Nesta mesma semana, o governo também assinou o Decreto nº 12.456/2025, que regulamenta a Nova Política de Educação a Distância (EaD), um passo importante e necessário, tendo em vista a grande arapuca dos conglomerados educacionais para capturar o dinheiro da classe trabalhadora que quer estudar, que se tornaram os cursos EaD. Este modelo de ensino (e negócio) foi proclamado por seus defensores como um modo de “democratizar” a educação, o que certamente é uma afirmação falsa, uma vez que o ensino de excelência, seja na educação básica ou no nível superior, têm na modalidade presencial seu formato mais eficaz. As instituições acadêmicas mais renomadas, tanto no cenário nacional quanto internacional, adotam e valorizam esse modelo de aprendizagem.
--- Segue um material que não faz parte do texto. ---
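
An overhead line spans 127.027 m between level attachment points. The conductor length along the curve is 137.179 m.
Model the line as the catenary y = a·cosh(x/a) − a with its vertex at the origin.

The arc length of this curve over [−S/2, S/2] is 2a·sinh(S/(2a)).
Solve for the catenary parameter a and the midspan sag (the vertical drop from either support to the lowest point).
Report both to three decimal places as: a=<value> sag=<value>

seed: a₀ = √(S³/(24(L−S))) = √(127.027³/(24·10.152)) = 91.719702
iter 1: u=0.692474  f(a)=+2.462e-01  f'(a)=-2.322e-01  a ← 91.719702 − (+2.462e-01/-2.322e-01) = 92.780147
iter 2: u=0.684559  f(a)=+4.335e-03  f'(a)=-2.241e-01  a ← 92.780147 − (+4.335e-03/-2.241e-01) = 92.799495
iter 3: u=0.684416  f(a)=+1.397e-06  f'(a)=-2.239e-01  a ← 92.799495 − (+1.397e-06/-2.239e-01) = 92.799501
iter 4: u=0.684416  f(a)=+1.421e-13  f'(a)=-2.239e-01  a ← 92.799501 − (+1.421e-13/-2.239e-01) = 92.799501
converged: |Δa| < 1e-12 after 4 iterations
sag = a·(cosh(S/(2a)) − 1) = 92.799501·(cosh(0.684416) − 1) = 22.596629
T_max/T_min = cosh(S/(2a)) = 1.243499

a=92.800 sag=22.597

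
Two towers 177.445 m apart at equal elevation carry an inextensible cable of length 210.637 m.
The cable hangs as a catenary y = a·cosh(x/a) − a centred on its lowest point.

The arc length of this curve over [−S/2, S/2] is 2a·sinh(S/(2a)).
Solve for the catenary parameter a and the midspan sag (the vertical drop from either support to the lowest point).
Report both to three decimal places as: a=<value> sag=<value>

a=86.003 sag=49.969

seed: a₀ = √(S³/(24(L−S))) = √(177.445³/(24·33.192)) = 83.747783
iter 1: u=1.059401  f(a)=+1.913e+00  f'(a)=-8.853e-01  a ← 83.747783 − (+1.913e+00/-8.853e-01) = 85.908906
iter 2: u=1.032751  f(a)=+7.656e-02  f'(a)=-8.157e-01  a ← 85.908906 − (+7.656e-02/-8.157e-01) = 86.002760
iter 3: u=1.031624  f(a)=+1.339e-04  f'(a)=-8.129e-01  a ← 86.002760 − (+1.339e-04/-8.129e-01) = 86.002924
iter 4: u=1.031622  f(a)=+4.113e-10  f'(a)=-8.128e-01  a ← 86.002924 − (+4.113e-10/-8.128e-01) = 86.002924
iter 5: u=1.031622  f(a)=+0.000e+00  f'(a)=-8.128e-01  a ← 86.002924 − (+0.000e+00/-8.128e-01) = 86.002924
converged: |Δa| < 1e-12 after 5 iterations
sag = a·(cosh(S/(2a)) − 1) = 86.002924·(cosh(1.031622) − 1) = 49.969460
T_max/T_min = cosh(S/(2a)) = 1.581020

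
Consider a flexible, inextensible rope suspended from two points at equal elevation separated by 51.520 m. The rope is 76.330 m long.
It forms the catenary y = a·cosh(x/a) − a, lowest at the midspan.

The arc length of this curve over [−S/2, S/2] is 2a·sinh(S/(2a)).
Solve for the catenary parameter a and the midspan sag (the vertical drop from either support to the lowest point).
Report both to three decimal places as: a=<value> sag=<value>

a=16.147 sag=25.293

seed: a₀ = √(S³/(24(L−S))) = √(51.520³/(24·24.810)) = 15.154610
iter 1: u=1.699813  f(a)=+3.841e+00  f'(a)=-4.323e+00  a ← 15.154610 − (+3.841e+00/-4.323e+00) = 16.043045
iter 2: u=1.605680  f(a)=+3.637e-01  f'(a)=-3.540e+00  a ← 16.043045 − (+3.637e-01/-3.540e+00) = 16.145775
iter 3: u=1.595464  f(a)=+4.013e-03  f'(a)=-3.462e+00  a ← 16.145775 − (+4.013e-03/-3.462e+00) = 16.146934
iter 4: u=1.595349  f(a)=+5.006e-07  f'(a)=-3.462e+00  a ← 16.146934 − (+5.006e-07/-3.462e+00) = 16.146934
iter 5: u=1.595349  f(a)=+1.421e-14  f'(a)=-3.462e+00  a ← 16.146934 − (+1.421e-14/-3.462e+00) = 16.146934
converged: |Δa| < 1e-12 after 5 iterations
sag = a·(cosh(S/(2a)) − 1) = 16.146934·(cosh(1.595349) − 1) = 25.293272
T_max/T_min = cosh(S/(2a)) = 2.566444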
Agora façamos a seguinte reflexão: se ao mesmo tempo que limita os cursos EaD (o que é correto) o governo federal contingencia as despesas das universidades federais, que ano após ano tem seus recursos diminuídos e sua capacidade de promoção de bolsas e auxílio permanência reduzida, como é que a população mais pobre vai estudar? Não parece óbvio que isto inclusive impacta na percepção das pessoas em relação ao acesso à educação e na dificuldade de se conseguir estudar? Até quando o Presidente Lula vai seguir o receituário de Armínio Fraga e afins e com isso prejudicar a população que o elegeu? O povo quer estudar, salário digno, acesso à saúde e educação de qualidade, o que não pode se concretizar enquanto o Novo Arcabouço Fiscal e a busca pelo déficit zero persistirem como metas do governo. E com isso, a popularidade de Lula só diminui, afinal, de todas as suas promessas de campanha, o que de fato está cumprindo com êxito e integralmente?